Idrees Sulieman was born on August 7, 1923, in St. Petersburg, Florida. He studied trumpet and music at the Boston Conservatory, and gained early experience playing with the Carolina Cotton Pickers and the wartime Earl Hines Orchestra in the early Forties.

Sulieman was closely associated with Mary Lou Williams, worked with cab Calloway, John Coltrane, Count Basie and Lionel Hampton. He recorded with Coleman Hawkins and gigged with Randy Weston in the 50s, toured with Oscar Dennard through Europe in 1961, and then settled in Stockholm, moving to Copenhagen in 1964.

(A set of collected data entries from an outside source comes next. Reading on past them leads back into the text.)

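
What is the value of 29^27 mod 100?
9

Repeated squaring. Binary of 27 = 11011.
29^1 ≡ 29 (mod 100); 29^2 ≡ 41 (mod 100); 29^4 ≡ 81 (mod 100); 29^8 ≡ 61 (mod 100); 29^16 ≡ 21 (mod 100)
29^27 = 29^1 × 29^2 × 29^8 × 29^16 ≡ 9 (mod 100)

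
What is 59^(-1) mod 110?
69

gcd(59, 110) = 1, so the inverse exists.
Extended Euclidean algorithm on (110, 59):
110 = 1 × 59 + 51  ⟹  51 = (1)·110 + (-1)·59
59 = 1 × 51 + 8  ⟹  8 = (-1)·110 + (2)·59
51 = 6 × 8 + 3  ⟹  3 = (7)·110 + (-13)·59
8 = 2 × 3 + 2  ⟹  2 = (-15)·110 + (28)·59
3 = 1 × 2 + 1  ⟹  1 = (22)·110 + (-41)·59
So (-41)·59 ≡ 1 (mod 110), i.e. 59^(-1) ≡ -41 ≡ 69 (mod 110).
Check: 59 × 69 = 4071 ≡ 1 (mod 110)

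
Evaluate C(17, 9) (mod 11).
0

Using Lucas' theorem:
Write n=17 and k=9 in base 11:
n in base 11: [1, 6]
k in base 11: [0, 9]
C(17,9) mod 11 = ∏ C(n_i, k_i) mod 11
Digit binomials (mod 11): C(1,0) = 1; C(6,9) = 0 (k_i > n_i)
Product: 1 × 0 = 0 ≡ 0 (mod 11)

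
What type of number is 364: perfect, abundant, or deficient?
abundant

Proper divisors of 364: sum = 1 + 2 + 4 + 7 + 13 + 14 + 26 + 28 + 52 + 91 + 182 = 420
Since 420 > 364, 364 is abundant.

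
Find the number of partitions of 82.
20506255

p(n) counts ways to write n as a sum of positive integers (order ignored).
Euler's pentagonal recurrence: p(k) = p(k-1) + p(k-2) - p(k-5) - p(k-7) + p(k-12) + p(k-15) - ... (offsets j(3j∓1)/2, signs ++--, p(0)=1, p(<0)=0).
DP table for k = 0..81: p(0)=1, p(1)=1, p(2)=2, p(3)=3, p(4)=5, p(5)=7, p(6)=11, p(7)=15, p(8)=22, p(9)=30, p(10)=42, p(11)=56, p(12)=77, p(13)=101, p(14)=135, p(15)=176, p(16)=231, p(17)=297, p(18)=385, p(19)=490, p(20)=627, p(21)=792, p(22)=1002, p(23)=1255, p(24)=1575, p(25)=1958, p(26)=2436, p(27)=3010, p(28)=3718, p(29)=4565, p(30)=5604, p(31)=6842, p(32)=8349, p(33)=10143, p(34)=12310, p(35)=14883, p(36)=17977, p(37)=21637, p(38)=26015, p(39)=31185, p(40)=37338, p(41)=44583, p(42)=53174, p(43)=63261, p(44)=75175, p(45)=89134, p(46)=105558, p(47)=124754, p(48)=147273, p(49)=173525, p(50)=204226, p(51)=239943, p(52)=281589, p(53)=329931, p(54)=386155, p(55)=451276, p(56)=526823, p(57)=614154, p(58)=715220, p(59)=831820, p(60)=966467, p(61)=1121505, p(62)=1300156, p(63)=1505499, p(64)=1741630, p(65)=2012558, p(66)=2323520, p(67)=2679689, p(68)=3087735, p(69)=3554345, p(70)=4087968, p(71)=4697205, p(72)=5392783, p(73)=6185689, p(74)=7089500, p(75)=8118264, p(76)=9289091, p(77)=10619863, p(78)=12132164, p(79)=13848650, p(80)=15796476, p(81)=18004327.
Final step: p(82) = p(81) + p(80) - p(77) - p(75) + p(70) + p(67) - p(60) - p(56) + p(47) + p(42) - p(31) - p(25) + p(12) + p(5)
= 18004327 + 15796476 - 10619863 - 8118264 + 4087968 + 2679689 - 966467 - 526823 + 124754 + 53174 - 6842 - 1958 + 77 + 7
= 20506255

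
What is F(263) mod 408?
361

Matrix identity: Q^n = [[F_(n+1), F_n], [F_n, F_(n-1)]] with Q = [[1,1],[1,0]].
n = 263 = 100000111₂. Square-and-multiply, entries mod 408:
Q^1 = [[1,1],[1,0]]
Q^2 = (Q^1)² = [[2,1],[1,1]]
Q^4 = (Q^2)² = [[5,3],[3,2]]
Q^8 = (Q^4)² = [[34,21],[21,13]]
Q^16 = (Q^8)² = [[373,171],[171,202]]
Q^32 = (Q^16)² = [[274,405],[405,277]]
Q^65 = (Q^32)²·Q = [[400,13],[13,387]]
Q^131 = (Q^65)²·Q = [[264,233],[233,31]]
Q^263 = (Q^131)²·Q = [[144,361],[361,191]]
F_263 mod 408 = Q^263[0][1] = 361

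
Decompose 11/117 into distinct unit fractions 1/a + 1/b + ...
1/11 + 1/322 + 1/414414

Greedy algorithm:
11/117: ceiling(117/11) = 11, use 1/11
4/1287: ceiling(1287/4) = 322, use 1/322
1/414414: ceiling(414414/1) = 414414, use 1/414414
Result: 11/117 = 1/11 + 1/322 + 1/414414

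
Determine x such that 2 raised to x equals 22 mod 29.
26

Baby-step giant-step with step n = ⌈√29⌉ = 6.
Baby steps 2^j mod 29 (j:value) for j=0..5: 0:1, 1:2, 2:4, 3:8, 4:16, 5:3.
Giant-step multiplier: 2^(-6) ≡ 2^(28-6) = 2^22 ≡ 5 (mod 29).
Giant steps γ_i = 22·5^i mod 29: γ_0=22, γ_1=23, γ_2=28, γ_3=24, γ_4=4 (in table at j=2).
x = i·n + j = 4·6 + 2 = 26.
Check: 2^26 ≡ 22 (mod 29).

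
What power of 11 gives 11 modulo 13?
1

Baby-step giant-step with step n = ⌈√13⌉ = 4.
Baby steps 11^j mod 13 (j:value) for j=0..3: 0:1, 1:11, 2:4, 3:5.
h = 11 is already in the table at j=1, so x = 1.
Check: 11^1 ≡ 11 (mod 13).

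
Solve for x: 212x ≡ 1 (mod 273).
179

gcd(212, 273) = 1, so the inverse exists.
Extended Euclidean algorithm on (273, 212):
273 = 1 × 212 + 61  ⟹  61 = (1)·273 + (-1)·212
212 = 3 × 61 + 29  ⟹  29 = (-3)·273 + (4)·212
61 = 2 × 29 + 3  ⟹  3 = (7)·273 + (-9)·212
29 = 9 × 3 + 2  ⟹  2 = (-66)·273 + (85)·212
3 = 1 × 2 + 1  ⟹  1 = (73)·273 + (-94)·212
So (-94)·212 ≡ 1 (mod 273), i.e. 212^(-1) ≡ -94 ≡ 179 (mod 273).
Check: 212 × 179 = 37948 ≡ 1 (mod 273)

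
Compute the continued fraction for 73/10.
[7; 3, 3]

Euclidean algorithm steps:
73 = 7 × 10 + 3
10 = 3 × 3 + 1
3 = 3 × 1 + 0
Continued fraction: [7; 3, 3]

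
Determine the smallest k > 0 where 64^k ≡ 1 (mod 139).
23

139 is prime, so ord(64) divides φ(139) = 138.
Divisors of 138: 1, 2, 3, 6, 23, 46, 69, 138.
Repeated squaring: 64^1 ≡ 64, 64^2 ≡ 65, 64^4 ≡ 55, 64^8 ≡ 106, 64^16 ≡ 116, 64^32 ≡ 112, 64^64 ≡ 34, 64^128 ≡ 44 (mod 139).
Test 64^d mod 139 for each divisor d in increasing order:
64^1 ≡ 64
64^2 ≡ 65
64^3 = 64^2·64^1 ≡ 129
64^6 = 64^4·64^2 ≡ 100
64^23 = 64^16·64^4·64^2·64^1 ≡ 1  ← first divisor giving 1
The order is 23.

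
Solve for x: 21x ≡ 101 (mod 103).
x ≡ 98 (mod 103)

gcd(21, 103) = 1, which divides 101, so solutions exist.
Find 21^(-1) mod 103 by the extended Euclidean algorithm:
103 = 4 × 21 + 19  ⟹  19 = (1)·103 + (-4)·21
21 = 1 × 19 + 2  ⟹  2 = (-1)·103 + (5)·21
19 = 9 × 2 + 1  ⟹  1 = (10)·103 + (-49)·21
So (-49)·21 ≡ 1 (mod 103), i.e. 21^(-1) ≡ -49 ≡ 54 (mod 103).
x ≡ 54 × 101 = 5454 ≡ 98 (mod 103).
Check: 21 × 98 = 2058 ≡ 101 (mod 103).
Unique solution: x ≡ 98 (mod 103)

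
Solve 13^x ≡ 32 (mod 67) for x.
35

Baby-step giant-step with step n = ⌈√67⌉ = 9.
Baby steps 13^j mod 67 (j:value) for j=0..8: 0:1, 1:13, 2:35, 3:53, 4:19, 5:46, 6:62, 7:2, 8:26.
Giant-step multiplier: 13^(-9) ≡ 13^(66-9) = 13^57 ≡ 45 (mod 67).
Giant steps γ_i = 32·45^i mod 67: γ_0=32, γ_1=33, γ_2=11, γ_3=26 (in table at j=8).
x = i·n + j = 3·9 + 8 = 35.
Check: 13^35 ≡ 32 (mod 67).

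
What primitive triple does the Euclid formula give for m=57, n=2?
(3245, 228, 3253)

Euclid's formula: a = m² - n², b = 2mn, c = m² + n²
m = 57, n = 2
a = 57² - 2² = 3249 - 4 = 3245
b = 2 × 57 × 2 = 228
c = 57² + 2² = 3249 + 4 = 3253
Verification: 3245² + 228² = 10530025 + 51984 = 10582009 = 3253² ✓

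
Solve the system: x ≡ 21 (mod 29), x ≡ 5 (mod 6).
137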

A major soloist with The Kenny Clarke-Francy Boland Band in the mid-’60s through 1973, and frequently worked with radio orchestras. Idrees recorded as a leader for Swedish Columbia and SteepleChase, he played in the 1985 big band of Miles Davis on the album “Aura,” which was released in 1989. He worked and recorded some twenty-two albums as a leader and sideman with Teddy Charles, Mal Waldron, Lester Young, Cedar Walton, Sam Jones, Billy Higgins, Horace Parlan and Niels-Henning Orsted Pederson among others.

Hard bop trumpeter Idrees Sulieman’s career slowed down considerably in the ’90s as he aged and he died of bladder cancer on July 23, 2002 at St. Anthony’s Hospital in his hometown of St. Petersburg, Florida.